Reggae Music News

The Impact Of Shock – Artistes Resort To Jaw-Dropping Displays As Promotion Strategy

Entertainment insiders believe shock-value marketing is a clever way for artistes to get attention.

The insiders believe that shock-value marketing is often extreme and may evoke disgust, shock, anger, fear, or similar negative emotions from an audience, however, once the artiste is cognisant of his goals and has an accurate plan in place, there can be positive results.

According to publicist at Prism Marketing, Raymond ‘Shadow’ Small, shock-value marketing has been a part of the international scene for a long time, however, locally, artistes are finally realising that fans want more than recordings from entertainers.

“Artistes are realising that there is more to the business than singing songs, people want a celebrity that sparks interest. Some artistes are familiar with a lot of attention, while others are not seen as much, so shock value can push the envelope and shift the attention to that artiste that wants the attention,” Small said.

The publicist also pointed out that shock-value marketing can have serious negative implications on the career of an artiste if the strategy is taken too far, or if there is no underlining plan to capitalise on the publicity received from controversial acts.

These acts, like creating sex tapes, releasing nude pictures, bleaching, tattooing of the eye or public fights may pull the attention of the public.

“It has a place, but there has to be a strategic plan behind it. A lot of people do it without a plan, but it’s more beneficial if you know what your next step is. Whether you are promoting an album or a single, there must be an aim behind the shock value. You also have to prepare yourself to be criticised by the people because you are putting yourself out there,” he said.


Small also warned publicists to prepare clients for the repercussions of shock-value marketing. He says some artistes have mastered the art of transforming negative news into something.

However, there are many artistes who need to be taught how to do damage-control interviews.

“Any good publicist will prepare clients. You have to sit them down and examine how you are going to deal with the situation,” Small told The Gleaner.

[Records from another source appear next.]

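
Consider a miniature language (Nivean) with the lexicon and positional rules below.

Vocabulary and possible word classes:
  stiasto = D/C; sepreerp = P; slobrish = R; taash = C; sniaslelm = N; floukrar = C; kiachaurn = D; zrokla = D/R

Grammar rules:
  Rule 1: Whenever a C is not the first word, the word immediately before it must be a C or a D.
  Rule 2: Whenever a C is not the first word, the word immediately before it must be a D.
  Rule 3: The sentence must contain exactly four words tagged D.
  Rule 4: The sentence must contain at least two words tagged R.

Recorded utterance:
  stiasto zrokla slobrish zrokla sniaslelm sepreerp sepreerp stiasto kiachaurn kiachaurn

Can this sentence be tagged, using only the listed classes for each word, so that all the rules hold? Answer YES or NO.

Candidates per position — 1:stiasto {D,C}; 2:zrokla {D,R}; 3:slobrish {R}; 4:zrokla {D,R}; 5:sniaslelm {N}; 6:sepreerp {P}; 7:sepreerp {P}; 8:stiasto {D,C}; 9:kiachaurn {D}; 10:kiachaurn {D}.
One satisfying assignment: D R R R N P P D D D.
Verifying each rule — rule 1 ok; rule 2 ok; rule 3 ok; rule 4 ok.

YES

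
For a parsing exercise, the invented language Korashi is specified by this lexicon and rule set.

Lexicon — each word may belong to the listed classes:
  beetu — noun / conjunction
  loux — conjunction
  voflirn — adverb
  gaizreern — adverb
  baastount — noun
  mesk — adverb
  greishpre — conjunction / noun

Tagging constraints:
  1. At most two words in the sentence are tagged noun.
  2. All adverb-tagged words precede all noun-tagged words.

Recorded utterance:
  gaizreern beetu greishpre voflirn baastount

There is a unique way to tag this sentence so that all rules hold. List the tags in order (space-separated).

adverb conjunction conjunction adverb noun

Candidates per position — 1:gaizreern {adverb}; 2:beetu {noun,conjunction}; 3:greishpre {conjunction,noun}; 4:voflirn {adverb}; 5:baastount {noun}.
Position 2: tagging it noun would leave rule 2 unsatisfiable, so it must be conjunction.
Position 3: tagging it noun would leave rule 2 unsatisfiable, so it must be conjunction.
The only consistent sequence is: adverb conjunction conjunction adverb noun.
Checking: rule 1 ok; rule 2 ok.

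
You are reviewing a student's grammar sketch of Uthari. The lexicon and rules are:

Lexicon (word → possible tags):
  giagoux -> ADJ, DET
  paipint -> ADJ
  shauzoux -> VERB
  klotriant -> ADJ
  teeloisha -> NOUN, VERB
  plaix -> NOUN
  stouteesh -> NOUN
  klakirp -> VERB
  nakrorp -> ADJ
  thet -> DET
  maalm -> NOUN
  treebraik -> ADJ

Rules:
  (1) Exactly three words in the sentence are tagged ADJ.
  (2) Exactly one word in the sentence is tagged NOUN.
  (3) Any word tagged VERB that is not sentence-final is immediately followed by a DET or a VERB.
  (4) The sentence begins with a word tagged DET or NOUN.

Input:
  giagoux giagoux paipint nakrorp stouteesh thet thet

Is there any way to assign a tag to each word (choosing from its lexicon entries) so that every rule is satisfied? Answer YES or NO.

Candidates per position — 1:giagoux {ADJ,DET}; 2:giagoux {ADJ,DET}; 3:paipint {ADJ}; 4:nakrorp {ADJ}; 5:stouteesh {NOUN}; 6:thet {DET}; 7:thet {DET}.
One satisfying assignment: DET ADJ ADJ ADJ NOUN DET DET.
Check: rule 1 holds; rule 2 holds; rule 3 holds; rule 4 holds.

YES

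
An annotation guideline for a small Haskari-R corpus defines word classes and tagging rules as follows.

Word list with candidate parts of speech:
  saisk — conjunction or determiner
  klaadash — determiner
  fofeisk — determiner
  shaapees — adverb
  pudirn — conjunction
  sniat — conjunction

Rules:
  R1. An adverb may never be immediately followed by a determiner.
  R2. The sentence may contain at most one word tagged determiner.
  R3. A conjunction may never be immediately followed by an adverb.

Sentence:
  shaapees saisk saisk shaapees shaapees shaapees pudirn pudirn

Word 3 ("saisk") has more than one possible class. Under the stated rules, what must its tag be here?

Candidates per position — 1:shaapees {adverb}; 2:saisk {conjunction,determiner}; 3:saisk {conjunction,determiner}; 4:shaapees {adverb}; 5:shaapees {adverb}; 6:shaapees {adverb}; 7:pudirn {conjunction}; 8:pudirn {conjunction}.
At position 2, choosing determiner makes rule 1 impossible to satisfy; hence conjunction.
At position 3, choosing conjunction makes rule 3 impossible to satisfy; hence determiner.
So the tagging must be: adverb conjunction determiner adverb adverb adverb conjunction conjunction.
Verifying each rule — rule 1 satisfied; rule 2 satisfied; rule 3 satisfied.

determiner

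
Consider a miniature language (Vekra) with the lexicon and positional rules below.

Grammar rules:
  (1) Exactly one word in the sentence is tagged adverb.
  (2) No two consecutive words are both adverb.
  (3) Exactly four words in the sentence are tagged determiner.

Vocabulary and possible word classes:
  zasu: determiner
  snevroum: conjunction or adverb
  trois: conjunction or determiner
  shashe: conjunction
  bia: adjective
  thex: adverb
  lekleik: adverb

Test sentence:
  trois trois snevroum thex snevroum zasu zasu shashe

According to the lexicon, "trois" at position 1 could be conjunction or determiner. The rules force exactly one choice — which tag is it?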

Dancehall artistes have always found outlandish ways to stimulate interest in their work, from Vybz kartel’s skin bleaching and sex pictures to Danielle D.I.’s raunchy photo releases, and more recently, young artistes Mace and Alkaline claiming to have tattooed the sclera of their eyes for attention.

Alkaline, for instance, openly admitted to using shock-value marketing during an interview on TVJ’s Entertainment Report.

“You have like 10 million artistes in Jamaica, everybody claim that they are the baddest, so I think to distinguish myself from every other entertainers, why not just tat my eyes … everybody has their own stepping stone to success and I guess this happens to be mine. This is just something to captivate the interest of people and I think I have achieved that. Some are freaked out, but they don’t need to be freaked out because I am a shock-value artiste and I bring theatrics and provocativeness to dancehall,” Alkaline said.

Entertainment manager/publicist, Keona Williams, who has worked with controversial artistes like Tommy Lee Sparta and Danielle D.I., says shock value is more beneficial to artistes who are seeking relevance in a music industry in which their brand is a scarce commodity. She also highlighted that the marketing strategy can cause serious brand damage if not executed properly.

“If you are a new artiste and you don’t have anybody to propel your career like a Tommy Lee, Aidonia and a Bounty Killer, you are going to need shock value,” Williams said.

“Discuss with your management team to see the pros and the cons and how it will affect you because it can damage your character and you can lose endorsements,” she said.

Not every instance of shock-value marketing begins as a deliberate act, Williams explaining that some controversy stems from real situations, but are misinterpreted by the media.